While Engadget’s article offers a good summarization of Palm's past, present, and future efforts, it does not go into details to differentiate what is legitimate wishful thinking from users (for example, a large-screened 320x480 Treo) versus product improvements that Palm has actually claimed are in the works, such as wi-fi in future Treos. Additionally, some of Engadget’s suggestions are a bit vague or unrealistic, such as implying that Palm and Google need to team up ASAP for an entire suite of Google-branded apps or that the Palm Centro and 800p need to be immediately axed. In reality, Palm’s product roadmap, pending FCC approval, is likely planned out with their carrier partners for at least the next 8-12 months, so any plans to cancel an imminent handset release would be disastrous.

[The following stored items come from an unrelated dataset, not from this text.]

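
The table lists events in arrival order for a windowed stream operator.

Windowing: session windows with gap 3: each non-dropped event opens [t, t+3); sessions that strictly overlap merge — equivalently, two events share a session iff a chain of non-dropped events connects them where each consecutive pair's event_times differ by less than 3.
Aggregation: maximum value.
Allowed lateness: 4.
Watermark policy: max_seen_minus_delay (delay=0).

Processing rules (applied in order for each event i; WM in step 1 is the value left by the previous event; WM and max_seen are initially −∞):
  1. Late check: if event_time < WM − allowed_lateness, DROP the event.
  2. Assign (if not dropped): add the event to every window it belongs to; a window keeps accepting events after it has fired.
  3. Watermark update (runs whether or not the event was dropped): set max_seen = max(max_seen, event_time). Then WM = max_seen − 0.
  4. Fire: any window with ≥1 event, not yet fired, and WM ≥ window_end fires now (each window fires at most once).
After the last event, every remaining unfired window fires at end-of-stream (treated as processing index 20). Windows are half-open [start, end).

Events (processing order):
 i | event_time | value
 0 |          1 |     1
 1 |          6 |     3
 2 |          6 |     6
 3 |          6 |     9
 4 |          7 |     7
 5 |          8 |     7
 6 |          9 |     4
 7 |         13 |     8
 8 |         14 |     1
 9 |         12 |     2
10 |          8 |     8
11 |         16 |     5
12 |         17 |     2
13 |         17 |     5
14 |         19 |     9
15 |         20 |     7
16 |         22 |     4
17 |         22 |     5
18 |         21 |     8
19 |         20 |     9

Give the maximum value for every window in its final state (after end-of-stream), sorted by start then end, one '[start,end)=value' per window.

i=0 t=1 v=1: → [1,4); WM=1
i=1 t=6 v=3: → [6,9); WM=6
i=2 t=6 v=6: → [6,9); WM=6
i=3 t=6 v=9: → [6,9); WM=6
i=4 t=7 v=7: → [6,10); WM=7
i=5 t=8 v=7: → [6,11); WM=8
i=6 t=9 v=4: → [6,12); WM=9
i=7 t=13 v=8: → [13,16); WM=13
i=8 t=14 v=1: → [13,17); WM=14
i=9 t=12 v=2: → [12,17); WM=14
i=10 t=8 v=8: DROP (t<14-4); WM=14
i=11 t=16 v=5: → [12,19); WM=16
i=12 t=17 v=2: → [12,20); WM=17
i=13 t=17 v=5: → [12,20); WM=17
i=14 t=19 v=9: → [12,22); WM=19
i=15 t=20 v=7: → [12,23); WM=20
i=16 t=22 v=4: → [12,25); WM=22
i=17 t=22 v=5: → [12,25); WM=22
i=18 t=21 v=8: → [12,25); WM=22
i=19 t=20 v=9: → [12,25); WM=22

[1,4)=1 [6,12)=9 [12,25)=9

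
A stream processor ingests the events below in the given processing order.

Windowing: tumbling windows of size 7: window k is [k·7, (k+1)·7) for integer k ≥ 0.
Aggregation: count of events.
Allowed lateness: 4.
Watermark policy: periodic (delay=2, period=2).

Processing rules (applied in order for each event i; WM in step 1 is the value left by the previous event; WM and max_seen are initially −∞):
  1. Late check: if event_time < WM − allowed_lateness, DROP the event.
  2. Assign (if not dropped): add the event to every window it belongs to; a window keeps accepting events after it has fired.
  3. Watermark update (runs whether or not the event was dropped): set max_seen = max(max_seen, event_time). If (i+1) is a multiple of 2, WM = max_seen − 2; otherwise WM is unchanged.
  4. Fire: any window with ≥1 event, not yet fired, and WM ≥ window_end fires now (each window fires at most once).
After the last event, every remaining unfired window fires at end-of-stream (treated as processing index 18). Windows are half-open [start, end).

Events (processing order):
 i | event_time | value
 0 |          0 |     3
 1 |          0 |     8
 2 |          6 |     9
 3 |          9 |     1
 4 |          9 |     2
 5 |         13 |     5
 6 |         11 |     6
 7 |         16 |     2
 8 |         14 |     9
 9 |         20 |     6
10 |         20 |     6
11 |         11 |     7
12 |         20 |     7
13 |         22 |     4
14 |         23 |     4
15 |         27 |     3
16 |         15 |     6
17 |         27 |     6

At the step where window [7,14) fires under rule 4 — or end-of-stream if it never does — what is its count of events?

i=0 t=0 v=3: → [0,7); WM=−∞
i=1 t=0 v=8: → [0,7); WM=-2
i=2 t=6 v=9: → [0,7); WM=-2
i=3 t=9 v=1: → [7,14); WM=7; [0,7) fires=3
i=4 t=9 v=2: → [7,14); WM=7
i=5 t=13 v=5: → [7,14); WM=11
i=6 t=11 v=6: → [7,14); WM=11
i=7 t=16 v=2: → [14,21); WM=14; [7,14) fires=4
i=8 t=14 v=9: → [14,21); WM=14
i=9 t=20 v=6: → [14,21); WM=18
i=10 t=20 v=6: → [14,21); WM=18
i=11 t=11 v=7: DROP (t<18-4); WM=18
i=12 t=20 v=7: → [14,21); WM=18
i=13 t=22 v=4: → [21,28); WM=20
i=14 t=23 v=4: → [21,28); WM=20
i=15 t=27 v=3: → [21,28); WM=25; [14,21) fires=5
i=16 t=15 v=6: DROP (t<25-4); WM=25
i=17 t=27 v=6: → [21,28); WM=25

4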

The Engadget article also fails to address concrete issues surrounding the Palm community at the present time. For example, the myriad of 700p/w/wx woes, the no-show WM6 upgrade for the Treo 750, and the huge delays behind the beta release of a Vista-compliant Palm Desktop are just a handful of genuine issues not addressed.
Nevertheless, the article makes for compelling reading and discussion, especially for non-mobile or Palm-centric site. The suggestions offered by Mr. Rojas, while by no means comprehensive and sometimes haughty in tone, do at least provide a fairly comprehensive litany of the various aspirations and criticisms voiced by the Palm faithful over the past several years.